🤖 AI Summary
Discrete speech coding holds significant promise for language model–based speech generation, yet its adoption is hindered by high bitrates and strong entanglement between linguistic content and speaker identity. To address this, we propose LSCodec—a low-bitrate, speaker-decoupled discrete speech codec—introducing the first multi-stage unsupervised training framework. Our approach integrates a continuous information bottleneck, vector quantization, a discrete-token vocoder, and unsupervised speaker perturbation to achieve end-to-end mapping from continuous acoustic representations to a compact, speaker-disentangled discrete latent space. LSCodec employs only a single codebook with a reduced vocabulary size, yet surpasses baseline codecs in intelligibility and audio quality. Speaker conversion and speaker probing experiments demonstrate robust speaker disentanglement. Ablation studies validate the effectiveness of each component.
📝 Abstract
Although discrete speech tokens have exhibited strong potential for language model-based speech generation, their high bitrates and redundant timbre information restrict the development of such models.

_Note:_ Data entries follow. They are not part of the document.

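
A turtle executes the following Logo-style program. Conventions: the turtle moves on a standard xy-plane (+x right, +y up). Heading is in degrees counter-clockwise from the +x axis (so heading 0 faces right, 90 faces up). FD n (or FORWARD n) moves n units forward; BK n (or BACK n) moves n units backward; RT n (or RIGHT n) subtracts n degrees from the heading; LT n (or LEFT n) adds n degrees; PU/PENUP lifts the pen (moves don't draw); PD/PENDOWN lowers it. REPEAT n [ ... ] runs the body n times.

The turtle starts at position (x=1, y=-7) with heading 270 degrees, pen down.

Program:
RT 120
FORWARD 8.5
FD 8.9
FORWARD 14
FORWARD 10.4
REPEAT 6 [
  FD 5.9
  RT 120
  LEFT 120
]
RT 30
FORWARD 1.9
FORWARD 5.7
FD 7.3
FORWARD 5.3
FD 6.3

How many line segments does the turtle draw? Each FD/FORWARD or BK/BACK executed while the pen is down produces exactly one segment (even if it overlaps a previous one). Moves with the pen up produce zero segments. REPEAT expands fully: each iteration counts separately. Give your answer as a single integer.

Answer: 15

Derivation:
Executing turtle program step by step:
Start: pos=(1,-7), heading=270, pen down
RT 120: heading 270 -> 150
FD 8.5: (1,-7) -> (-6.361,-2.75) [heading=150, draw]
FD 8.9: (-6.361,-2.75) -> (-14.069,1.7) [heading=150, draw]
FD 14: (-14.069,1.7) -> (-26.193,8.7) [heading=150, draw]
FD 10.4: (-26.193,8.7) -> (-35.2,13.9) [heading=150, draw]
REPEAT 6 [
  -- iteration 1/6 --
  FD 5.9: (-35.2,13.9) -> (-40.309,16.85) [heading=150, draw]
  RT 120: heading 150 -> 30
  LT 120: heading 30 -> 150
  -- iteration 2/6 --
  FD 5.9: (-40.309,16.85) -> (-45.419,19.8) [heading=150, draw]
  RT 120: heading 150 -> 30
  LT 120: heading 30 -> 150
  -- iteration 3/6 --
  FD 5.9: (-45.419,19.8) -> (-50.529,22.75) [heading=150, draw]
  RT 120: heading 150 -> 30
  LT 120: heading 30 -> 150
  -- iteration 4/6 --
  FD 5.9: (-50.529,22.75) -> (-55.638,25.7) [heading=150, draw]
  RT 120: heading 150 -> 30
  LT 120: heading 30 -> 150
  -- iteration 5/6 --
  FD 5.9: (-55.638,25.7) -> (-60.748,28.65) [heading=150, draw]
  RT 120: heading 150 -> 30
  LT 120: heading 30 -> 150
  -- iteration 6/6 --
  FD 5.9: (-60.748,28.65) -> (-65.857,31.6) [heading=150, draw]
  RT 120: heading 150 -> 30
  LT 120: heading 30 -> 150
]
RT 30: heading 150 -> 120
FD 1.9: (-65.857,31.6) -> (-66.807,33.245) [heading=120, draw]
FD 5.7: (-66.807,33.245) -> (-69.657,38.182) [heading=120, draw]
FD 7.3: (-69.657,38.182) -> (-73.307,44.504) [heading=120, draw]
FD 5.3: (-73.307,44.504) -> (-75.957,49.094) [heading=120, draw]
FD 6.3: (-75.957,49.094) -> (-79.107,54.55) [heading=120, draw]
Final: pos=(-79.107,54.55), heading=120, 15 segment(s) drawn
Segments drawn: 15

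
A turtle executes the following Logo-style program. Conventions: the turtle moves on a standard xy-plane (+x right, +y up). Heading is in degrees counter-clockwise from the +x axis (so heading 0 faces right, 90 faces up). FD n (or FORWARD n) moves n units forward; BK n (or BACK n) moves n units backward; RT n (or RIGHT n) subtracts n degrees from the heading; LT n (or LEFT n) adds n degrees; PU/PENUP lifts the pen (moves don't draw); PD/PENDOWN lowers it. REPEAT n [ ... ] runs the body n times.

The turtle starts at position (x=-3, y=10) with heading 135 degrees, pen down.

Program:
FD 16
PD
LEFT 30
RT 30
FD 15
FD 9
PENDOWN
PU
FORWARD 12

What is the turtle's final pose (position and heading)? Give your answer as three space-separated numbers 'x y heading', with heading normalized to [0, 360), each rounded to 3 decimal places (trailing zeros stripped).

Answer: -39.77 46.77 135

Derivation:
Executing turtle program step by step:
Start: pos=(-3,10), heading=135, pen down
FD 16: (-3,10) -> (-14.314,21.314) [heading=135, draw]
PD: pen down
LT 30: heading 135 -> 165
RT 30: heading 165 -> 135
FD 15: (-14.314,21.314) -> (-24.92,31.92) [heading=135, draw]
FD 9: (-24.92,31.92) -> (-31.284,38.284) [heading=135, draw]
PD: pen down
PU: pen up
FD 12: (-31.284,38.284) -> (-39.77,46.77) [heading=135, move]
Final: pos=(-39.77,46.77), heading=135, 3 segment(s) drawn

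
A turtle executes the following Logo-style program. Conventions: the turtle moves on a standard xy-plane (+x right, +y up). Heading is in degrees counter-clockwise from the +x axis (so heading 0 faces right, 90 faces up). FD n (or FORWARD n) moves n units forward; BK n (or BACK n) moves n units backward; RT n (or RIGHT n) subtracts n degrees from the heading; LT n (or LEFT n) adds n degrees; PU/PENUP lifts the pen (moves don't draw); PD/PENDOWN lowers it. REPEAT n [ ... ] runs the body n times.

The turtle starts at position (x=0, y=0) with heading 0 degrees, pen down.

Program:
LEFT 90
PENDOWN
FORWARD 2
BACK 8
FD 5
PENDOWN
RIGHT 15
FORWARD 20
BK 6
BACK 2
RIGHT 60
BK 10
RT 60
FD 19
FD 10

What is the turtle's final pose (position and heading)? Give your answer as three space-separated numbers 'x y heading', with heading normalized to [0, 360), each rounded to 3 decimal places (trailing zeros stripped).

Executing turtle program step by step:
Start: pos=(0,0), heading=0, pen down
LT 90: heading 0 -> 90
PD: pen down
FD 2: (0,0) -> (0,2) [heading=90, draw]
BK 8: (0,2) -> (0,-6) [heading=90, draw]
FD 5: (0,-6) -> (0,-1) [heading=90, draw]
PD: pen down
RT 15: heading 90 -> 75
FD 20: (0,-1) -> (5.176,18.319) [heading=75, draw]
BK 6: (5.176,18.319) -> (3.623,12.523) [heading=75, draw]
BK 2: (3.623,12.523) -> (3.106,10.591) [heading=75, draw]
RT 60: heading 75 -> 15
BK 10: (3.106,10.591) -> (-6.553,8.003) [heading=15, draw]
RT 60: heading 15 -> 315
FD 19: (-6.553,8.003) -> (6.882,-5.432) [heading=315, draw]
FD 10: (6.882,-5.432) -> (13.953,-12.503) [heading=315, draw]
Final: pos=(13.953,-12.503), heading=315, 9 segment(s) drawn

Answer: 13.953 -12.503 315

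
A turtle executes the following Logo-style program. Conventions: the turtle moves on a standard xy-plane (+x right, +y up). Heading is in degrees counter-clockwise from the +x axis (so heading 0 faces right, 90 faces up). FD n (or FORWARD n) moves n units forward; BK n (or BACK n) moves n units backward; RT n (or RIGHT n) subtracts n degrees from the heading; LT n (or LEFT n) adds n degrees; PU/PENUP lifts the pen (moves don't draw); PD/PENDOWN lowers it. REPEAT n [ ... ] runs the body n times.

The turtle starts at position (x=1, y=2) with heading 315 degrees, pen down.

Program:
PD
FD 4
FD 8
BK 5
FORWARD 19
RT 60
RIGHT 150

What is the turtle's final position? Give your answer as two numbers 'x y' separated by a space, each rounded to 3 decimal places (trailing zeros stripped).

Executing turtle program step by step:
Start: pos=(1,2), heading=315, pen down
PD: pen down
FD 4: (1,2) -> (3.828,-0.828) [heading=315, draw]
FD 8: (3.828,-0.828) -> (9.485,-6.485) [heading=315, draw]
BK 5: (9.485,-6.485) -> (5.95,-2.95) [heading=315, draw]
FD 19: (5.95,-2.95) -> (19.385,-16.385) [heading=315, draw]
RT 60: heading 315 -> 255
RT 150: heading 255 -> 105
Final: pos=(19.385,-16.385), heading=105, 4 segment(s) drawn

Answer: 19.385 -16.385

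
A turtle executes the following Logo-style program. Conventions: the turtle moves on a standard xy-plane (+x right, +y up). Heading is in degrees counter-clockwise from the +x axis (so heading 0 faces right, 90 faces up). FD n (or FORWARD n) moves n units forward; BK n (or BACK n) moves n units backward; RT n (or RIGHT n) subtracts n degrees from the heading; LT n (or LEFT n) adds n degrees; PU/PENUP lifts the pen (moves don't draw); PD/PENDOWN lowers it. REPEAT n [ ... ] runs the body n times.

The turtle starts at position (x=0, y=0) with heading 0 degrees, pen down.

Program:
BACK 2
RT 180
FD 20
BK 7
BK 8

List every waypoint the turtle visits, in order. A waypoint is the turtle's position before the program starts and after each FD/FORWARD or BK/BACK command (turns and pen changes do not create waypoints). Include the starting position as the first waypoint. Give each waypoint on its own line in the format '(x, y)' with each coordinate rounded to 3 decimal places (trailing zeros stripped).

Answer: (0, 0)
(-2, 0)
(-22, 0)
(-15, 0)
(-7, 0)

Derivation:
Executing turtle program step by step:
Start: pos=(0,0), heading=0, pen down
BK 2: (0,0) -> (-2,0) [heading=0, draw]
RT 180: heading 0 -> 180
FD 20: (-2,0) -> (-22,0) [heading=180, draw]
BK 7: (-22,0) -> (-15,0) [heading=180, draw]
BK 8: (-15,0) -> (-7,0) [heading=180, draw]
Final: pos=(-7,0), heading=180, 4 segment(s) drawn
Waypoints (5 total):
(0, 0)
(-2, 0)
(-22, 0)
(-15, 0)
(-7, 0)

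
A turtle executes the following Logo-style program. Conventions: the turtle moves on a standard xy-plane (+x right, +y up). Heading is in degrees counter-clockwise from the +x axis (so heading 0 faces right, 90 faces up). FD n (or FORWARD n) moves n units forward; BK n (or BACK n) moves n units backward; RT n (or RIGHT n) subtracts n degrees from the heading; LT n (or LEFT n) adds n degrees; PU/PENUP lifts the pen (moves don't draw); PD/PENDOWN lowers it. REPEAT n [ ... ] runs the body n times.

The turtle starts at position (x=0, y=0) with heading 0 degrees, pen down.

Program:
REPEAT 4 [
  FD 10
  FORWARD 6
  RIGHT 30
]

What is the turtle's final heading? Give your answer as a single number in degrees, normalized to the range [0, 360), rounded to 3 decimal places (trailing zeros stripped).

Executing turtle program step by step:
Start: pos=(0,0), heading=0, pen down
REPEAT 4 [
  -- iteration 1/4 --
  FD 10: (0,0) -> (10,0) [heading=0, draw]
  FD 6: (10,0) -> (16,0) [heading=0, draw]
  RT 30: heading 0 -> 330
  -- iteration 2/4 --
  FD 10: (16,0) -> (24.66,-5) [heading=330, draw]
  FD 6: (24.66,-5) -> (29.856,-8) [heading=330, draw]
  RT 30: heading 330 -> 300
  -- iteration 3/4 --
  FD 10: (29.856,-8) -> (34.856,-16.66) [heading=300, draw]
  FD 6: (34.856,-16.66) -> (37.856,-21.856) [heading=300, draw]
  RT 30: heading 300 -> 270
  -- iteration 4/4 --
  FD 10: (37.856,-21.856) -> (37.856,-31.856) [heading=270, draw]
  FD 6: (37.856,-31.856) -> (37.856,-37.856) [heading=270, draw]
  RT 30: heading 270 -> 240
]
Final: pos=(37.856,-37.856), heading=240, 8 segment(s) drawn

Answer: 240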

In this work, we propose LSCodec, a discrete speech codec that has both low bitrate and speaker decoupling ability. LSCodec adopts a multi-stage unsupervised training framework with a speaker perturbation technique. A continuous information bottleneck is first established, followed by vector quantization that produces a discrete speaker-decoupled space. A discrete token vocoder finally refines acoustic details from LSCodec. By reconstruction evaluations, LSCodec demonstrates superior intelligibility and audio quality with only a single codebook and smaller vocabulary size than baselines. Voice conversion and speaker probing experiments prove the excellent speaker disentanglement of LSCodec, and ablation study verifies the effectiveness of the proposed training framework.